Posto frasi di cordoglio e scoramento per atrocità che vengono commesse a distanza di migliaia di chilometri da me, quindi sono. Ostento un’afflizione che non ha nulla a che vedere con la mia condizione né con la mia vita, quindi merito il plauso digitale del circondario. Oppure potremmo smetterla tutti con questa recita. Non ho mai detto una parola, mai, sul conflitto di cui tutti parlano, per rispetto e pudore, e premetto questo al pensiero che voglio condividere, che non riesco a sopportare la violenza inflitta gratuitamente, non la sopporto neppure sotto forma di finzione, quando si tratta di vederla in un film in cui viene messa in scena la tortura, dunque non riesco a guardarle, le immagini che appaiono sui nostri televisori. Quello che sta succedendo a Gaza per mano di un esercito comandato da un dittatore sanguinario e criminale non riesco a intenderlo, come non capisco il senso, andando indietro nei secoli, della crudeltà dell’impero ottomano quando obbligava i giannizzeri, giovani ragazzini cristiani, a sterminare la propria famiglia, convertendoli all’Islam, e li mandava a morire nelle file del suo esercito come soldati devoti al sultano.

Mi fa gelare il sangue l’idea della morte nelle camere a gas, nei lager, nei campi di concentramento di tutto il mondo, mi fa inorridire pensare alla schiavitù sessuale delle prigioniere di guerra durante la guerra in Bosnia, e in quella del Vietnam. Mi si spezza il fiato se sento che uno squilibrato in Florida ha aperto il fuoco sulla folla causando cinquanta morti (o chi ha recentementre ucciso Charlie Kirk). Il male è uno scempio che ci riguarda tutti, perché tutti spartiamo questa terra imperfetta, divorata dal furore, dalla rabbia. L’insensatezza dell’atrocità umana è qualcosa con cui dobbiamo fare i conti ogni giorno. Ma questa ridicola credente moralistica di contare qualcosa se ci si unisce al coro di voci disperate per Gaza, o che si levano ovunque per esprimere scoramento e rabbia per tragedie di cui non possiamo capire le cause, mi pare volgare, borghese, farlocca, inutile. Se a questo tanto gridare si unisse il fare, penso ai giornalisti che partono per documentare l’orrore, ai medici, agli operatori sanitari, ai volontari, allora andrebbe anche bene. Diversamente, è solo uno sfoggio di bei sentimenti che ci dovremmo risparmiare, a noi e agli altri. Non so a cosa serva questo sbracciarsi, dichiararsi a favore dell’una o dell’altra causa (a me stanno a cuore entrambi quei popoli, aggressore e aggrediti), mentre ce ne stiamo seduti nelle nostre stanze, o nei nostri uffici, sicuri che domani la strada di casa ci sarà e che nessuno dei nostri cari è in pericolo di vita.

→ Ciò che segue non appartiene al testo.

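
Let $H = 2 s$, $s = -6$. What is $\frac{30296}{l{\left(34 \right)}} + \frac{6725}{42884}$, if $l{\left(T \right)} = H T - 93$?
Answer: $- \frac{1295844439}{21484884} \approx -60.314$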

Certo che ci fa del male, assistere allo sterminio di un intero popolo, ma dover per forza esprimersi sull’argomento e unirsi vanamente al dibattito, nella stragrande maggioranza dei casi senza conoscere nulla in proposito, mi pare un ricatto retorico. Finto. Non siamo tutti colpevoli. Le responsabilità sono personali. Le scelte dei governi sono dettate dall’interesse nazionale di pochi attori che detengono i capital finanziari, orientate da connivenze, corruzioni, omertà e giri di potere. Noi contiamo nulla, o quasi. Trovo sia una mancanza di rispetto fingere dolore per la morte di chi non conosciamo, per motivi oscuri. Dovremmo occuparci della parte di mondo che ci è stata consegnata, con umiltà e gli strumenti che abbiamo. Tacere di fronte a ciò che non possiamo comprendere sarebbe più decoroso di questa continua, grottesca pagliacciata del cordoglio, mentre in Congo, in Etiopia, a Gaza, in Nigeria, o anche dietro a un muro di Roma o Napoli, c’è chi muore.